A incerteza sobre o futuro afeta de forma significativa a estabilidade familiar e emocional.
“Tenho de me sujeitar à casa que está disponível no mercado de arrendamento e, no nosso caso, apesar de vivermos num T3, é uma casa pequena para seis pessoas”, conta.
Uma vez que Rita tem 33 anos, se hoje fosse pedir um crédito à habitação, teria de o pagar, no máximo, em 37 anos.
“Esses três anos vão fazer toda a diferença. É uma medida que me afeta no sentido em que teria de pagar uma prestação mais alta”, diz.
ESTÁ A PENSAR COMPRAR CASA? ESTAS DICAS SÃO PARA SI
O economista Nuno Rico enumera algumas dicas importantes para quem quer comprar casa. E atenção porque estes conselhos são direcionados para todas as faixas etárias.
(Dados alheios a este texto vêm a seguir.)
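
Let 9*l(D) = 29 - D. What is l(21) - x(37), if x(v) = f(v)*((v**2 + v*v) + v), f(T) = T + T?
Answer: -1848142/9 ≈ -2.0535e+5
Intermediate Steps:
f(T) = 2*T
l(D) = 29/9 - D/9 (l(D) = (29 - D)/9 = 29/9 - D/9)
x(v) = 2*v*(v + 2*v**2) (x(v) = (2*v)*((v**2 + v*v) + v) = (2*v)*((v**2 + v**2) + v) = (2*v)*(2*v**2 + v) = (2*v)*(v + 2*v**2) = 2*v*(v + 2*v**2))
l(21) - x(37) = (29/9 - 1/9*21) - 37**2*(2 + 4*37) = (29/9 - 7/3) - 1369*(2 + 148) = 8/9 - 1369*150 = 8/9 - 1*205350 = 8/9 - 205350 = -1848142/9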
– Verificar se a compra do imóvel é a melhor opção
Isto é, se estiver numa situação de pouca estabilidade a nível laboral e se a intenção não for manter-se naquela cidade/concelho nos próximos cinco, dez anos, a compra não deverá ser a melhor opção, principalmente “tendo em conta os preços muito elevados do imobiliário”, aponta.
– Verificar a estabilidade dos rendimentos
Nuno Rico relembrou que um crédito à habitação é um compromisso de aproximadamente 30 anos, que, no caso dos mais jovens, pode ir até aos 40 anos.
Nesse sentido, considera importante que os potenciais compradores façam uma avaliação dos seus rendimentos a longo prazo.
“Devem ponderar o seguinte: se eu não tiver estabilidade profissional, ou se houver uma oscilação nos rendimentos, ou ainda se os juros subirem de forma significativa, que impacto é que isso terá no orçamento familiar?”
O economista considera que as pessoas devem preparar-se sempre para uma eventual oscilação, quer do rendimento, quer das prestações.
– Reduzir o prazo para pagar o crédito, de forma a que não ultrapasse a idade da reforma
Como? Em vez de fazer um contrato de crédito com a duração de 40 anos, tente fazer a 30 anos, desde que consiga suportar a prestação.
Para evitar dificuldades no futuro, Nuno Rico considera essencial que o crédito não “ultrapasse a idade prevista da reforma”, porque nessa altura os rendimentos sofrem uma queda brusca.
Caso contrário, “vamos estar durante 10 anos com consumidores com um encargo de um imóvel que já não tem o valor que tinha na altura”.
“Atualmente temos aproximadamente 40% dos contratos de crédito à habitação a terminar depois dos 70 anos, alguns deles inclusive a atingir os 80 anos“, remata.